“Kelly.”
“No!” she yelled. “You can’t do that! You can’t just tell me I can’t see her again without an explanation. I deserve an explanation!”
“Sweetie, I don’t have one,” I said. “Not one that will make sense to you.”
Kelly shook her head at me and covered her face with her hands. “You do that all the time.”
“Do what?”
“Think that you’re protecting me by not telling me things, and all that really happens is I get hurt.”
“Sweetie, what are you talking about?”
“Like when you got shot,” she said. “You acted like it was nothing, like you weren’t hurting. But I knew you were.”
I sighed, feeling like she was confusing two completely different things together. “Kelly, of course you knew I was hurting. You helped me through it.”
She shook her head. “That’s not what I meant,” she said. “I meant even before that. You always came home and told me these crazy stories about your day. You made it sound like you were just doing your job, but I und
erstood what you were telling me. I understood the risks you were taking.”
“Understood what exactly?”
“That you want to die,” she sobbed.
I froze, staring at her in shock as her tears rolled down her face. She looked at me, meeting my gaze, challenging me to deny it. And the funny thing was, I couldn’t.

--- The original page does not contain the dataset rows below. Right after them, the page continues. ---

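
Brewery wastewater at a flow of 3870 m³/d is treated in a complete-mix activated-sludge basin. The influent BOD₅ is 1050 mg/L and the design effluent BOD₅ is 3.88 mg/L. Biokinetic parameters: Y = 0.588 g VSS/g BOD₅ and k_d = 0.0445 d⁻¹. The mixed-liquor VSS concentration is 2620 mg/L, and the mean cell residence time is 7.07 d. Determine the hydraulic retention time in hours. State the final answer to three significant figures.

τ ≈ 30.3 h

From the SRT design equation V = Y Q (S₀−S) θ_c / [X (1 + k_d θ_c)] = 0.588 × 3870 × (1050 − 3.88) × 7.07 / [2620 × (1 + 0.0445 × 7.07)] = 1.68×10^7 / 3444 = 4886 m³.
τ = V/Q = 4886/3870 = 1.263 d, or 30.30 h.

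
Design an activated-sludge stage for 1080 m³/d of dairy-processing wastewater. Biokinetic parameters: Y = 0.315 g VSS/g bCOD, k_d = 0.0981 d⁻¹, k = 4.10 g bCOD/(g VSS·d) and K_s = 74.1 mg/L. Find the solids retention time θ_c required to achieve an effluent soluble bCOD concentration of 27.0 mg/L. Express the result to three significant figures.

At the target effluent, Y k S/(K_s+S) = 0.315×4.10×27.0/101.1 = 0.3449 d⁻¹.
1/θ_c = 0.3449 − 0.0981 = 0.2468 d⁻¹, so θ_c = 4.052 d.

θ_c ≈ 4.05 d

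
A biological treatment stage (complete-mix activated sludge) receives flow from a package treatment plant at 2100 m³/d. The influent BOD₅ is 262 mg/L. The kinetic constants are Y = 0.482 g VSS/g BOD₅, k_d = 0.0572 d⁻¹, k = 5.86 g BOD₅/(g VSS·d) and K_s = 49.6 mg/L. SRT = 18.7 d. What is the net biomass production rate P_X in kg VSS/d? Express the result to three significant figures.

From the Monod/SRT balance for a CMAS, S = K_s·(1+k_d θ_c)/[θ_c·(Y k − k_d) − 1] = 49.6 × (1 + 0.0572 × 18.7) / [18.7 × (0.482 × 5.86 − 0.0572) − 1] = 102.7 / 50.75 = 2.023 mg/L.
Observed yield with endogenous decay: Y_obs = Y / (1 + k_d·θ_c) = 0.482 / (1 + 0.0572 × 18.7) = 0.482 / 2.070 = 0.2329 g VSS/g BOD₅.
Substrate removed = Q·(S₀ − S) = 2100 m³/d × (262 − 2.02) g/m³ = 5.46×10^5 g/d = 546.0 kg/d.
P_X = Y_obs · Q(S₀ − S) = 0.2329 × 546.0 = 127.1 kg VSS/d.

P_X ≈ 127 kg VSS/d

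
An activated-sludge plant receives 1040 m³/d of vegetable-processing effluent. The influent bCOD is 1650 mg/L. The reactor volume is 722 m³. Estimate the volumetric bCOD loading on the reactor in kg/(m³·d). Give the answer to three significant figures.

L_v = Q S₀ / V = 1040 × 1650 × 10⁻³ / 722.0 = 2.377 kg/(m³·d).

L_v ≈ 2.38 kg bCOD/(m³·d)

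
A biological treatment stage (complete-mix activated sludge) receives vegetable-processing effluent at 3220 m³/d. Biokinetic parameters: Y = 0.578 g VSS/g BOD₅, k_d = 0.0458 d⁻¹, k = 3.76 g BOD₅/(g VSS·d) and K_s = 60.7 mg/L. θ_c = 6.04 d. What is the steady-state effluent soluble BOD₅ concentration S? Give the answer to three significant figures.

For a completely mixed reactor with recycle the Lawrence–McCarty relation gives S = K_s·(1 + k_d·θ_c) / [θ_c·(Y·k − k_d) − 1] = 60.7 × (1 + 0.0458 × 6.04) / [6.04 × (0.578 × 3.76 − 0.0458) − 1] = 77.49 / 11.85 = 6.539 mg/L.

S ≈ 6.54 mg/L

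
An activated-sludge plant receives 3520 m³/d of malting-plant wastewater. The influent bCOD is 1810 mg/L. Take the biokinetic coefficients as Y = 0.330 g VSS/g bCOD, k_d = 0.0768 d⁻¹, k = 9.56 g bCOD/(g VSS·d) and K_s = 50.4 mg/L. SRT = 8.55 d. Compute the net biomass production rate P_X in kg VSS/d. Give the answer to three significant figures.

From the Monod/SRT balance for a CMAS, S = K_s·(1+k_d θ_c)/[θ_c·(Y k − k_d) − 1] = 50.4 × (1 + 0.0768 × 8.55) / [8.55 × (0.330 × 9.56 − 0.0768) − 1] = 83.49 / 25.32 = 3.298 mg/L.
The observed yield is Y_obs = Y/(1 + k_d·θ_c) = 0.330 / (1 + 0.0768 × 8.55) = 0.330 / 1.657 = 0.1992 g VSS per g bCOD removed.
Mass of bCOD removed per day: Q(S₀ − S) = 3520 × 1807 g/m³ = 6360 kg/d.
So the net sludge growth is P_X = 0.1992 × 6360 = 1267 kg VSS/d.

P_X ≈ 1270 kg VSS/d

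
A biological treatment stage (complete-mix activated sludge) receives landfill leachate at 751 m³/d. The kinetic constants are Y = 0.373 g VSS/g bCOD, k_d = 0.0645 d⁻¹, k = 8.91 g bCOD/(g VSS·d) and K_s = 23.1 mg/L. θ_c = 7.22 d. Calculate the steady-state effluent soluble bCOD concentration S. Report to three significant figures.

For a completely mixed reactor with recycle the Lawrence–McCarty relation gives S = K_s·(1 + k_d·θ_c) / [θ_c·(Y·k − k_d) − 1] = 23.1 × (1 + 0.0645 × 7.22) / [7.22 × (0.373 × 8.91 − 0.0645) − 1] = 33.86 / 22.53 = 1.503 mg/L.

S ≈ 1.50 mg/L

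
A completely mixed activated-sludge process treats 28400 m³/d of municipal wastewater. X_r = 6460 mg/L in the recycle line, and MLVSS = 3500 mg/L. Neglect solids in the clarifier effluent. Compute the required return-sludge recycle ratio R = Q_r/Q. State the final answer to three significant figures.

Solids balance on the clarifier gives (1+R)X = R·X_r, so R = X/(X_r − X) = 3500 / (6460 − 3500) = 1.182.

R ≈ 1.18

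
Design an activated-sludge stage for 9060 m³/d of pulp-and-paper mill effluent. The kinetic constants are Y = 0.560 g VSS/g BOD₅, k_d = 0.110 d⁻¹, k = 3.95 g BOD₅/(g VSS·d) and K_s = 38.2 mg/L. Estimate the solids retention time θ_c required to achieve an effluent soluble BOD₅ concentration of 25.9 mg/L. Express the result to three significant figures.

At the target effluent, Y k S/(K_s+S) = 0.560×3.95×25.9/64.10 = 0.8938 d⁻¹.
Then 1/θ_c = μ − k_d = 0.8938 − 0.110 = 0.7838 d⁻¹, giving θ_c = 1.276 d.

θ_c ≈ 1.28 d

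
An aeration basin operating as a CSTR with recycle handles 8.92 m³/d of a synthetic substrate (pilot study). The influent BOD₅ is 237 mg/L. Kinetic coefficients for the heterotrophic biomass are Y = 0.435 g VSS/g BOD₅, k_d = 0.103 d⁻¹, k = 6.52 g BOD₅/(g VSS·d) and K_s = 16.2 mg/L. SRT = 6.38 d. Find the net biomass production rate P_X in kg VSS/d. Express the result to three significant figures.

P_X ≈ 0.551 kg VSS/d

From the Monod/SRT balance for a CMAS, S = K_s·(1+k_d θ_c)/[θ_c·(Y k − k_d) − 1] = 16.2 × (1 + 0.103 × 6.38) / [6.38 × (0.435 × 6.52 − 0.103) − 1] = 26.85 / 16.44 = 1.633 mg/L.
Correct the yield for decay: Y_obs = Y/(1 + k_d θ_c) = 0.435 / (1 + 0.103 × 6.38) = 0.435 / 1.657 = 0.2625.
Q·(S₀ − S) = 8.92 × (237 − 1.63) × 10⁻³ = 2.100 kg/d removed.
P_X = Y_obs · Q(S₀ − S) = 0.2625 × 2.100 = 0.5511 kg VSS/d.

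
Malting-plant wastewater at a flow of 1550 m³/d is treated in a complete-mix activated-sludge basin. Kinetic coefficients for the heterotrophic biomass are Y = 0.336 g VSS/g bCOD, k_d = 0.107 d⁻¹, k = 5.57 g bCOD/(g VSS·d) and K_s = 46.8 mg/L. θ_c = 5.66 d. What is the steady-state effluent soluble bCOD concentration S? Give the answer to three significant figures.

For a completely mixed reactor with recycle the Lawrence–McCarty relation gives S = K_s·(1 + k_d·θ_c) / [θ_c·(Y·k − k_d) − 1] = 46.8 × (1 + 0.107 × 5.66) / [5.66 × (0.336 × 5.57 − 0.107) − 1] = 75.14 / 8.987 = 8.361 mg/L.

S ≈ 8.36 mg/L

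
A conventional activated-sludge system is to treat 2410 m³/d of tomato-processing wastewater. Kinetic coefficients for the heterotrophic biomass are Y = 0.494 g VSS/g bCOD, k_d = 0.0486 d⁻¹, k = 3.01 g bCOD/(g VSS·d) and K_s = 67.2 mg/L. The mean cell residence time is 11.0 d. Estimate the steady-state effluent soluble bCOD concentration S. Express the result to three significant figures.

For a completely mixed reactor with recycle the Lawrence–McCarty relation gives S = K_s·(1 + k_d·θ_c) / [θ_c·(Y·k − k_d) − 1] = 67.2 × (1 + 0.0486 × 11.0) / [11.0 × (0.494 × 3.01 − 0.0486) − 1] = 103.1 / 14.82 = 6.958 mg/L.

S ≈ 6.96 mg/L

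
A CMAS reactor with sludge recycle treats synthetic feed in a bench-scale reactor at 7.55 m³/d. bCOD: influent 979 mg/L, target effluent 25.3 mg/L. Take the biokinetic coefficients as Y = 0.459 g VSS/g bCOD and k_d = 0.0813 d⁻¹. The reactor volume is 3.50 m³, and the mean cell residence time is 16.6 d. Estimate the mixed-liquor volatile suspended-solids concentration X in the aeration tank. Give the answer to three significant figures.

From V·X·(1 + k_d·θ_c) = Y·Q·(S₀ − S)·θ_c: X = 0.459 × 7.55 × (979 − 25.3) × 16.6 / [3.50 × (1 + 0.0813 × 16.6)] = 6671 mg/L.

X ≈ 6670 mg/L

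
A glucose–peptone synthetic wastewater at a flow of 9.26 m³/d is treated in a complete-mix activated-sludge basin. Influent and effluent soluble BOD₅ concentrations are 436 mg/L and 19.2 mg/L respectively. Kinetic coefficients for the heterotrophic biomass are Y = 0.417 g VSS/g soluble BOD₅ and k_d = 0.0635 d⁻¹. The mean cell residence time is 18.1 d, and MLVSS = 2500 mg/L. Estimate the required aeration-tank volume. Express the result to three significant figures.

Rearranging the biomass balance for a CMAS with decay, V = Y·Q·ΔS·θ_c / [X·(1+k_d θ_c)] = 0.417 × 9.26 × (436 − 19.2) × 18.1 / [2500 × (1 + 0.0635 × 18.1)] = 2.91×10^4 / 5373 = 5.421 m³.

V ≈ 5.42 m³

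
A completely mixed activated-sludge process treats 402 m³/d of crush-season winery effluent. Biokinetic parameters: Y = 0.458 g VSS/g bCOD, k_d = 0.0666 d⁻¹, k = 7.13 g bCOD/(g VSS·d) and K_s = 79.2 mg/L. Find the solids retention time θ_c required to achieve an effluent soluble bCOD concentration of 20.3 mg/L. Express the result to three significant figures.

Specific growth rate at S = 20.3 mg/L: μ = YkS/(K_s+S) = 0.458·7.13·20.3/(79.2+20.3) = 0.6662 d⁻¹.
θ_c = 1/(μ − k_d) = 1/(0.6662 − 0.0666) = 1/0.5996 = 1.668 d.

θ_c ≈ 1.67 d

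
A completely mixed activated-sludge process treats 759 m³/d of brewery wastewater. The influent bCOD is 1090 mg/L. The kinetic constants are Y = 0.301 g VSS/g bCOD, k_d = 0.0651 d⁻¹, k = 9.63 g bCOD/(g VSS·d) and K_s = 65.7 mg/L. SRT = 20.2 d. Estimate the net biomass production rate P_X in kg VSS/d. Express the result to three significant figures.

Effluent substrate depends only on kinetics and SRT: S = K_s(1 + k_d θ_c) / [θ_c(Yk − k_d) − 1] = 65.7 × (1 + 0.0651 × 20.2) / [20.2 × (0.301 × 9.63 − 0.0651) − 1] = 152.1 / 56.24 = 2.705 mg/L.
Correct the yield for decay: Y_obs = Y/(1 + k_d θ_c) = 0.301 / (1 + 0.0651 × 20.2) = 0.301 / 2.315 = 0.1300.
Mass of bCOD removed per day: Q(S₀ − S) = 759 × 1087 g/m³ = 825.3 kg/d.
Biomass produced: P_X = Y_obs·Q·ΔS = 0.1300 × 825.3 ≈ 107.3 kg VSS/d.

P_X ≈ 107 kg VSS/d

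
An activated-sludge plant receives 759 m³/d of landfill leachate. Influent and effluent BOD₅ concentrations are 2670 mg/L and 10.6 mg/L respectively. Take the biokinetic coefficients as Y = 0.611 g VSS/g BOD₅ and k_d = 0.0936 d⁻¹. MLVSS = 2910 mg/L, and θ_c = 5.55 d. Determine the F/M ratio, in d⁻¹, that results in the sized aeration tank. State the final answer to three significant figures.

F/M ≈ 0.450 d⁻¹

Steady-state biomass mass balance: V·X·(1 + k_d·θ_c) = Y·Q·(S₀ − S)·θ_c, so V = 0.611 × 759 × (2670 − 10.6) × 5.55 / [2910 × (1 + 0.0936 × 5.55)] = 6.84×10^6 / 4422 = 1548 m³.
F/M = applied load / biomass = Q·S₀/(V·X) = 759 × 2670 / (1548 × 2910) = 0.4499 d⁻¹.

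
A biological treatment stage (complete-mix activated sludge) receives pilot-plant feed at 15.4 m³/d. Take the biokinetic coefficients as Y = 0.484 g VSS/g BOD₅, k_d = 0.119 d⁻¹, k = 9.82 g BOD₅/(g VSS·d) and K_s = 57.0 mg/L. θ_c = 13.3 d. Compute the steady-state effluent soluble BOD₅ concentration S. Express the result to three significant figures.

S ≈ 2.43 mg/L

For a completely mixed reactor with recycle the Lawrence–McCarty relation gives S = K_s·(1 + k_d·θ_c) / [θ_c·(Y·k − k_d) − 1] = 57.0 × (1 + 0.119 × 13.3) / [13.3 × (0.484 × 9.82 − 0.119) − 1] = 147.2 / 60.63 = 2.428 mg/L.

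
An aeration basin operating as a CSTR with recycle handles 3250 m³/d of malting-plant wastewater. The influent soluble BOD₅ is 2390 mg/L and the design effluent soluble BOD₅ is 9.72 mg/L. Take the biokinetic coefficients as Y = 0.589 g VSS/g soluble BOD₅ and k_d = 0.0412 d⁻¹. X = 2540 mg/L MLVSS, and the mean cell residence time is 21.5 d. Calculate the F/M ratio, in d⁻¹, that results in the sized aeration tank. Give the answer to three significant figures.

F/M ≈ 0.150 d⁻¹

Steady-state biomass mass balance: V·X·(1 + k_d·θ_c) = Y·Q·(S₀ − S)·θ_c, so V = 0.589 × 3250 × (2390 − 9.72) × 21.5 / [2540 × (1 + 0.0412 × 21.5)] = 9.8×10^7 / 4790 = 20452 m³.
F/M = Q·S₀ / (V·X) = 3250 × 2390 / (20452 × 2540) = 0.1495 g soluble BOD₅·(g VSS·d)⁻¹.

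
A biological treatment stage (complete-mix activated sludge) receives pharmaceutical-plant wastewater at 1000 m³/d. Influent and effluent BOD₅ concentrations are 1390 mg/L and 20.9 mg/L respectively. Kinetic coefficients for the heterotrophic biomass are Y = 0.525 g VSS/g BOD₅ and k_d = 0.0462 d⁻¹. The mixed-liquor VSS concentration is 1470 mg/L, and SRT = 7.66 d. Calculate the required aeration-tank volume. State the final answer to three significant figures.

V ≈ 2770 m³

Rearranging the biomass balance for a CMAS with decay, V = Y·Q·ΔS·θ_c / [X·(1+k_d θ_c)] = 0.525 × 1000 × (1390 − 20.9) × 7.66 / [1470 × (1 + 0.0462 × 7.66)] = 5.51×10^6 / 1990 = 2766 m³.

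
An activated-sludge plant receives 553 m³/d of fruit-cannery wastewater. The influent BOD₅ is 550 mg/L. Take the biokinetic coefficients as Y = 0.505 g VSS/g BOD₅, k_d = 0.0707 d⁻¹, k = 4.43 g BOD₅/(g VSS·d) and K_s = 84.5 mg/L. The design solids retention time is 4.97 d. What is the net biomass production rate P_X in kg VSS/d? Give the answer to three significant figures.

P_X ≈ 111 kg VSS/d

For a completely mixed reactor with recycle the Lawrence–McCarty relation gives S = K_s·(1 + k_d·θ_c) / [θ_c·(Y·k − k_d) − 1] = 84.5 × (1 + 0.0707 × 4.97) / [4.97 × (0.505 × 4.43 − 0.0707) − 1] = 114.2 / 9.767 = 11.69 mg/L.
Y_obs = Y / (1 + k_d θ_c) = 0.505 / (1 + 0.0707 × 4.97) = 0.505 / 1.351 = 0.3737.
Mass of BOD₅ removed per day: Q(S₀ − S) = 553 × 538.3 g/m³ = 297.7 kg/d.
Biomass produced: P_X = Y_obs·Q·ΔS = 0.3737 × 297.7 ≈ 111.2 kg VSS/d.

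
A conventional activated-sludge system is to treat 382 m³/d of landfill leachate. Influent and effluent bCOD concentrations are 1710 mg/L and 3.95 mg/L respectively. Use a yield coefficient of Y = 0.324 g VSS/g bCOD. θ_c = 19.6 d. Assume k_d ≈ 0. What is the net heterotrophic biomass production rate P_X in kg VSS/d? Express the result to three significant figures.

P_X ≈ 211 kg VSS/d

No decay correction is needed, so Y_obs = Y = 0.324.
Mass of bCOD removed per day: Q(S₀ − S) = 382 × 1706 g/m³ = 651.7 kg/d.
Net biomass production P_X = Y_obs × Q·(S₀ − S) = 0.3240 × 651.7 = 211.2 kg VSS/d.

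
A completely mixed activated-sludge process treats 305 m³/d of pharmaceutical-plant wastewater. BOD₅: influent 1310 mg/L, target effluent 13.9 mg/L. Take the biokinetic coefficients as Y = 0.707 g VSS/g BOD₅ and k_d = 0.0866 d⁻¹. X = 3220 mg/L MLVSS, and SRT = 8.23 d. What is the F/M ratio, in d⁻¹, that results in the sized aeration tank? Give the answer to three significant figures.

Rearranging the biomass balance for a CMAS with decay, V = Y·Q·ΔS·θ_c / [X·(1+k_d θ_c)] = 0.707 × 305 × (1310 − 13.9) × 8.23 / [3220 × (1 + 0.0866 × 8.23)] = 2.3×10^6 / 5515 = 417.1 m³.
F/M = applied load / biomass = Q·S₀/(V·X) = 305 × 1310 / (417.1 × 3220) = 0.2975 d⁻¹.

F/M ≈ 0.298 d⁻¹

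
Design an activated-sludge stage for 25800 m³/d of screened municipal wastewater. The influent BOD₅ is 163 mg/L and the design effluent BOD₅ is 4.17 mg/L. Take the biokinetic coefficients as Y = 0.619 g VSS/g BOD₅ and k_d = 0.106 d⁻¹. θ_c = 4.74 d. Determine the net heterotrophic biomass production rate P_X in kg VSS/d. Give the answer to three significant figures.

The observed yield is Y_obs = Y/(1 + k_d·θ_c) = 0.619 / (1 + 0.106 × 4.74) = 0.619 / 1.502 = 0.4120 g VSS per g BOD₅ removed.
Substrate removed = Q·(S₀ − S) = 25800 m³/d × (163 − 4.17) g/m³ = 4.1×10^6 g/d = 4098 kg/d.
So the net sludge growth is P_X = 0.4120 × 4098 = 1688 kg VSS/d.

P_X ≈ 1690 kg VSS/d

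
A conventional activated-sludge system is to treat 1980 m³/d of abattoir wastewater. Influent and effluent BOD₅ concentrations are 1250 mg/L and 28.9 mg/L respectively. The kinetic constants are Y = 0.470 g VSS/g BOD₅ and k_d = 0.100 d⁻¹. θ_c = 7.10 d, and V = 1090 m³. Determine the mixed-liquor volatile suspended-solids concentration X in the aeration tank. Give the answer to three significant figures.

From V·X·(1 + k_d·θ_c) = Y·Q·(S₀ − S)·θ_c: X = 0.470 × 1980 × (1250 − 28.9) × 7.10 / [1090 × (1 + 0.100 × 7.10)] = 4329 mg/L.

X ≈ 4330 mg/L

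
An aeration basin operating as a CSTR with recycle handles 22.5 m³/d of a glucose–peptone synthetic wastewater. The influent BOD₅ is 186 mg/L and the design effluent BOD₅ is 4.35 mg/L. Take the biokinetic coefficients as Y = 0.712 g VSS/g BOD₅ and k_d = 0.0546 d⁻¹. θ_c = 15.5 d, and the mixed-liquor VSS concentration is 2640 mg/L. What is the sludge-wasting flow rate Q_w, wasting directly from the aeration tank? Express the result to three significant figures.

From the SRT design equation V = Y Q (S₀−S) θ_c / [X (1 + k_d θ_c)] = 0.712 × 22.5 × (186 − 4.35) × 15.5 / [2640 × (1 + 0.0546 × 15.5)] = 4.51×10^4 / 4874 = 9.254 m³.
Wasting from the aeration tank: Q_w = V / θ_c = 9.254 / 15.5 = 0.5970 m³/d.

Q_w ≈ 0.597 m³/d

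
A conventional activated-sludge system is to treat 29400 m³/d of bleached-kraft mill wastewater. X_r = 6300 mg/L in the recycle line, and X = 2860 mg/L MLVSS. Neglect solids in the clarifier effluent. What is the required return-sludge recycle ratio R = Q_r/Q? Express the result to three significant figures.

Solids balance on the clarifier gives (1+R)X = R·X_r, so R = X/(X_r − X) = 2860 / (6300 − 2860) = 0.8314.

R ≈ 0.831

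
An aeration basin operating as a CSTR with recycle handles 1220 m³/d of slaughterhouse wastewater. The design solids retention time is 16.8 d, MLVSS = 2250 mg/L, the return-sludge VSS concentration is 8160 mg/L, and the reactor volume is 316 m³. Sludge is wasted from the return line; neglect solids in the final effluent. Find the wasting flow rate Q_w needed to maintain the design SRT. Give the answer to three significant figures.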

“I don’t remember mom, but you do,” she said. “And you carry her with you all the time. I hear you talk to yourself sometimes and say her name. I know you haven’t gotten over her death, and that every risk you take at work is like you’re hoping you’ll get shot or something.”
Her words cut through me like a knife, and my heart suddenly began to ache. How someone so young could analyze me in a way I never could scared me a little. But she was right. Deep down I knew she was right. I hadn’t let go of Janice. To this day, I thought about her constantly, wishing I could turn back time, find some way to stop the cancer before it metastasized and stole her from us.
“And you know when you finally stopped?”
I looked at her and shook my head slowly.
“When you met Jenni,” she said. “For the first time in my life, I actually felt like you were happy, dad. Really happy, and that made me happy. And now you don’t want us to see her again, and we’re going to go back to Miami, and you’re going to keep doing the things you do. And then, one day, Raul is going to come to me and tell me that you’re dead. Really dead this time. And then what am I supposed to do?”
I felt my own tears well up, and I quickly wrapped my arms around her and pulled her close. "I’m so sorry,” I whispered, my voice cracking as I hugged her close. “Sweetheart, I’m so sorry.”
Kelly cried in my arms, her face buried in my chest. “Please don’t leave me, daddy,” she stammered. “Please don’t leave me.”
Tears rolled down my face as we rocked together by the edge of the pond, holding each other as I promised her over and over again that I wouldn’t.
Chapter 21: Jenni
I finally stopped crying when I was a few minutes away from my apartment complex, my eyes sore, my body shaking. I felt like I had dried up, like there were no more tears left to shed, and as I pulled into my regular parking space, my breaths came in staccatos that made my head spin.
Alex’s words still rang in my ears, and it had taken me over an hour to bring myself to pack up and leave. I couldn’t fathom the thought of not seeing him again, of not seeing Kelly, and the world around me seemed to have cracked and broken into a million pieces that would never be brought back together again.
This was all my fault. If only I had been honest with him from the start. If only I had told him everything, had let him in on the secrets and the past I was not proud of. Maybe I would still be back at the house, cooking dinner and laughing with them. Kelly wouldn’t have driven away, Alex wouldn’t have kicked me out, and I would have gone to sleep knowing that I was welcome in their home.
That was all gone now. I mentally chastised myself for thinking I was being smart, that I was somehow protecting them. It was true what they said about the path to hell being paved with good intentions, and I had definitely paved my way to my own personal hell. And I would burn here, alone, thinking of what could have been and what I had been stupid enough to throw away.
I looked out at my apartment complex and felt like a stranger here. It had only been a couple of days, but I had already gotten used to the house, to waking up next to Alex, to talking to Kelly on the rare occasions she could pull herself away from her phone. Now I was back, and although I hadn’t really moved out, it still felt like I was returning to an empty shell.
At least you still have Casper.
That thought alone made me gasp. Kelly had fallen in love with him, and I had been looking forward to having him settle in with me at the house. At least he wouldn’t have been surrounded by the misery I was bringing back home with me.